Award honors Carroll volunteer

Gloria Bair recognized as humanitarian by group

`We have to give back'

October 23, 2003|By Mary Gail Hare | Mary Gail Hare,SUN STAFF

Gloria G. Bair has been a teacher, a coordinator for county family service programs and a stay-at-home mother who devoted hours to volunteer efforts in her North Carroll community. Yesterday, she became an award winner.

Bair, the recipient of the third annual Sylvia Canon Humanitarian Award, called herself "blessed with three careers" that allowed her to help others.

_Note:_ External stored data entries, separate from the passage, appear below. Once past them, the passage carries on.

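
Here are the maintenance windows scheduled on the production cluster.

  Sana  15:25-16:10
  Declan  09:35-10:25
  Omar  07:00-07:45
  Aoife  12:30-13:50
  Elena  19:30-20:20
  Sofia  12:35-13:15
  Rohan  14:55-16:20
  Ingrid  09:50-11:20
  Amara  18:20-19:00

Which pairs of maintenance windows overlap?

Aoife & Sofia, Declan & Ingrid, Rohan & Sana

Sorted by start: Omar, Declan, Ingrid, Aoife, Sofia, Rohan, Sana, Amara, Elena.
Declan starts after Omar ends, so Omar has no further overlaps.
Ingrid starts before Declan ends → Declan and Ingrid overlap.
Aoife starts after Declan ends, so Declan has no further overlaps.
Aoife starts after Ingrid ends, so Ingrid has no further overlaps.
Sofia starts before Aoife ends → Aoife and Sofia overlap.
Rohan starts after Aoife ends, so Aoife has no further overlaps.
Rohan starts after Sofia ends, so Sofia has no further overlaps.
Sana starts before Rohan ends → Rohan and Sana overlap.
Amara starts after Rohan ends, so Rohan has no further overlaps.
Amara starts after Sana ends, so Sana has no further overlaps.
Elena starts after Amara ends.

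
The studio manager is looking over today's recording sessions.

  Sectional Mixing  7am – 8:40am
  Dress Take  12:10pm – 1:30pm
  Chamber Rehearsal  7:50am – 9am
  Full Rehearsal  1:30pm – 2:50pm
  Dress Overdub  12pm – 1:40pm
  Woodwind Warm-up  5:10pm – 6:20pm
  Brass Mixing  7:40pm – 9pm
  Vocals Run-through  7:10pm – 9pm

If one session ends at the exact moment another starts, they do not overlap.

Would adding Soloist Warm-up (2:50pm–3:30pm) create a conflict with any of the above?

Sectional Mixing: ends 8:40am at or before Soloist Warm-up starts 2:50pm → clear.
Chamber Rehearsal: ends 9am at or before Soloist Warm-up starts 2:50pm → clear.
Dress Overdub: ends 1:40pm at or before Soloist Warm-up starts 2:50pm → clear.
Dress Take: ends 1:30pm at or before Soloist Warm-up starts 2:50pm → clear.
Full Rehearsal: ends 2:50pm at or before Soloist Warm-up starts 2:50pm → clear.
Woodwind Warm-up: starts 5:10pm at or after Soloist Warm-up ends 3:30pm → clear.
Vocals Run-through: starts 7:10pm at or after Soloist Warm-up ends 3:30pm → clear.
Brass Mixing: starts 7:40pm at or after Soloist Warm-up ends 3:30pm → clear.

No — it doesn't clash with anything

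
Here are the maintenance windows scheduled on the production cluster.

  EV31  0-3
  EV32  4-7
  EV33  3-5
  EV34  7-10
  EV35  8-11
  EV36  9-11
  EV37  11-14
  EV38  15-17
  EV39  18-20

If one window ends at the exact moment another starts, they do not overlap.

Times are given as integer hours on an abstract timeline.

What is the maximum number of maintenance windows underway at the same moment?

3

Walk through starts and ends in time order (an end at T is processed before a start at T):
0 start EV31 → 1
3 end EV31 → 0
3 start EV33 → 1
4 start EV32 → 2
5 end EV33 → 1
7 end EV32 → 0
7 start EV34 → 1
8 start EV35 → 2
9 start EV36 → 3
10 end EV34 → 2
11 end EV35 → 1
11 end EV36 → 0
11 start EV37 → 1
14 end EV37 → 0
15 start EV38 → 1
17 end EV38 → 0
18 start EV39 → 1
20 end EV39 → 0
Peak is 3, at 9 (EV34, EV35, EV36).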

"The only thing I can say is that God gave me a heart for people," Bair told members of the Community Services Council, who awarded her an etched glass globe during a meeting in Westminster yesterday. "Volunteering has always been primary in my heart. We have to give back."

The award, named for Sylvia Canon, founder and first director of the county's Human Services Programs, recognizes employees or retirees of local human service organizations who demonstrate creativity, innovation and a commitment to help county residents.

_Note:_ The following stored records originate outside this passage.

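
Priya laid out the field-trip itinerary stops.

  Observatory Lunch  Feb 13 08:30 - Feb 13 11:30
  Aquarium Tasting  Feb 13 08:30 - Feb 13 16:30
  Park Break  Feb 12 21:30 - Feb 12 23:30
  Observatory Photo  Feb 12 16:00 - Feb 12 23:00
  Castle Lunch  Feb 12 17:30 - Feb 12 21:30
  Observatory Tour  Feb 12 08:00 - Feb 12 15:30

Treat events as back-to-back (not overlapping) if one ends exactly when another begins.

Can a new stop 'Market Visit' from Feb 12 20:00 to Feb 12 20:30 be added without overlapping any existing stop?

No — it overlaps Castle Lunch, Observatory Photo

Observatory Tour: ends Feb 12 15:30 at or before Market Visit starts Feb 12 20:00 → clear.
Observatory Photo: starts Feb 12 16:00 before Market Visit ends Feb 12 20:30, and ends Feb 12 23:00 after Market Visit starts Feb 12 20:00 → overlap.
Castle Lunch: starts Feb 12 17:30 before Market Visit ends Feb 12 20:30, and ends Feb 12 21:30 after Market Visit starts Feb 12 20:00 → overlap.
Park Break: starts Feb 12 21:30 at or after Market Visit ends Feb 12 20:30 → clear.
Aquarium Tasting: starts Feb 13 08:30 at or after Market Visit ends Feb 12 20:30 → clear.
Observatory Lunch: starts Feb 13 08:30 at or after Market Visit ends Feb 12 20:30 → clear.
Market Visit overlaps Castle Lunch, Observatory Photo.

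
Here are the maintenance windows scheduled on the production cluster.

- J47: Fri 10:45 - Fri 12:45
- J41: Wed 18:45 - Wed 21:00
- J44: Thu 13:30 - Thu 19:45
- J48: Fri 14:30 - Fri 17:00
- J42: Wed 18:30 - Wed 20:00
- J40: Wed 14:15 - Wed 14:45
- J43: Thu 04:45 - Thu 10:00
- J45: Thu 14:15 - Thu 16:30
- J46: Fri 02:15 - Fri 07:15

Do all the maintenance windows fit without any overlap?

Two intervals overlap when each starts before the other ends.
Sorted by start: J40, J42, J41, J43, J44, J45, J46, J47, J48.
J42 starts after J40 ends, so J40 has no further overlaps.
J41 starts before J42 ends → J42 and J41 overlap.
That's a conflict, so the schedule is not conflict-free.

No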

"For you, we should call it the You Make a World of Difference Award," said Audrey Cimino, director of the Community Foundation of Carroll County.

Bair, a former member of the Community Services Council's board, has been nominated three times for the award, Cimino said. Bair was among six nominees for the 2003 award.

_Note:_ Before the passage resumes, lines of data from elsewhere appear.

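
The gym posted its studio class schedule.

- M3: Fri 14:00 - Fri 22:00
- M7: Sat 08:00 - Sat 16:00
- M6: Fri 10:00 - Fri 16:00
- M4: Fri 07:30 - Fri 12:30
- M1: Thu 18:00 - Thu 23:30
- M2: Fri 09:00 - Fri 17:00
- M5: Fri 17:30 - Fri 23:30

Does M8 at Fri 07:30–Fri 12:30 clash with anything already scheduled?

M1: ends Thu 23:30 at or before M8 starts Fri 07:30 → clear.
M4: starts Fri 07:30 before M8 ends Fri 12:30, and ends Fri 12:30 after M8 starts Fri 07:30 → overlap.
M2: starts Fri 09:00 before M8 ends Fri 12:30, and ends Fri 17:00 after M8 starts Fri 07:30 → overlap.
M6: starts Fri 10:00 before M8 ends Fri 12:30, and ends Fri 16:00 after M8 starts Fri 07:30 → overlap.
M3: starts Fri 14:00 at or after M8 ends Fri 12:30 → clear.
M5: starts Fri 17:30 at or after M8 ends Fri 12:30 → clear.
M7: starts Sat 08:00 at or after M8 ends Fri 12:30 → clear.
M8 overlaps M2, M4, M6.

Yes — it overlaps M2, M4, M6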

"I am incredibly humbled to be among these candidates and grateful to be recognized as deserving by my peers," Bair said.

Cimino, who served on the nomination committee, said Bair's name repeatedly came up during the nomination process.

"This is a woman who is 100 percent engaged in what she does," Cimino said. "She is an encyclopedia of knowledge of county services and how to interrelate. She is the go-to person who makes it happen for people, and she does it with great dignity."

The group instituted the award to honor Canon and those who follow her example, said Mary Jane Benstein, Community Services Council president. Canon retired in 2001 after 40 years in social service, 13 of which were as director of Human Services Programs.

The council meets monthly and serves as a network for county human service organizations working to strengthen ties among providers, educate others about community services and identify gaps in service needs.

Last week, Bair started a new career. She is custody evaluator for the Carroll County Circuit Court.

Bair has the background, experience and sensitivity for dealing with children and assessing their custody issues, said Powel B. Welliver, family law administrator.

Bair will "get to know children in their homes and at school in a way that we can't in the courts," Welliver said. "She will help the courts make a determination about where a child should be living. This is the only opportunity in the system where a child's voice will be heard outside the court."

Bair will put the award on the desk in her new office at the courthouse. There was soft laughter from the group when she said: "My new job is scary. Pray for me."